Retrieve a full list of categories present from dropdown menu on Google Play.

Example:

import gplay from "google-play-scraper";

gplay.categories().then(console.log);

Results:

[ 'AUTO_AND_VEHICLES',
  'LIBRARIES_AND_DEMO',
  'LIFESTYLE',
  'MAPS_AND_NAVIGATION',
  'BEAUTY',
  'BOOKS_AND_REFERENCE',
  ...< 51 more items> ]

Memoization

Since every library call performs one or multiple requests to an Google Play API or web page, sometimes it can be useful to cache the results to avoid requesting the same data twice. The memoized function returns a store object that caches its results:

import {memoized as m} from "google-play-scraper"; // cache with default options
const memoized = m();// cache with customized options
const memoizedCustom = m({ maxAge: 1000 * 60 });// cache with customized options

// first call will hit google play and cache the results
memoized.developer({devId: "DxCo Games"}).then(console.log);

// second call will return cached results
memoized.developer({devId: "DxCo Games"}).then(console.log);

The options available are those supported by the memoizee module. By default up to 1000 values are cached by each method and they expire after 5 minutes.

Throttling

All methods on the scraper have to access the Google Play server in one form or another. When making too many requests in a short period of time (specially when using the fullDetail option), it is common to hit Google Play's throttling limit. That means requests start getting status 503 responses with a captcha to verify if the requesting entity is a human (which is not :P). In those cases the requesting IP can be banned from making further requests for a while (usually around an hour).
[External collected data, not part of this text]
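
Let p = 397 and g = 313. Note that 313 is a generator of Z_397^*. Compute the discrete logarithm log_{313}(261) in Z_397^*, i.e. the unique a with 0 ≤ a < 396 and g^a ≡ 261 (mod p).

192

Baby-step giant-step with m = ceil(sqrt(396)) = 20.
Baby table (313^j mod 397 for j=0..19):
  0:1  1:313  2:307  3:17  4:160  5:58  6:289  7:338
  8:192  9:149  10:188  11:88  12:151  13:20  14:305  15:185
  16:340  17:24  18:366  19:222
Giant step factor: 313^(-20) ≡ 361 (mod 397).
Scan 261·361^i mod 397 for i = 0, 1, …:
  i=0: 261   i=1: 132   i=2: 12   i=3: 362
  i=4: 69   i=5: 295   i=6: 99   i=7: 9
  i=8: 73   i=9: 151
Match at i=9, j=12: a = 9·20 + 12 = 192.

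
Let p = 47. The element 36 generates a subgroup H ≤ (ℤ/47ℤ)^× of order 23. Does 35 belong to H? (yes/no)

no

⟨36⟩ has order 23; its elements mod 47 are {1, 2, 3, 4, 6, 7, 8, 9, 12, 14, 16, 17, 18, 21, 24, 25, 27, 28, 32, 34, 36, 37, 42}.
35 is not in this set.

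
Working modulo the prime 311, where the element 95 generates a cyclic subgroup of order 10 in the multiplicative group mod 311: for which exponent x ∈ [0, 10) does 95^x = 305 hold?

7

Successive powers of 95 modulo 311:
  95^0=1  95^1=95  95^2=6  95^3=259  95^4=36  95^5=310
  95^6=216  95^7=305
So 95^7 ≡ 305 (mod 311), giving x = 7.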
To avoid this situation, all methods now support a throttle property, which defines an upper bound to the amount of requests that will be attempted per second. Once that limit is reached, further requests will be held until the second passes.

import gplay from "google-play-scraper";

// the following method will perform batches of 10 requests per second
gplay.search({term: 'panda', throttle: 10}).then(console.log);

By default, no throttling is applied.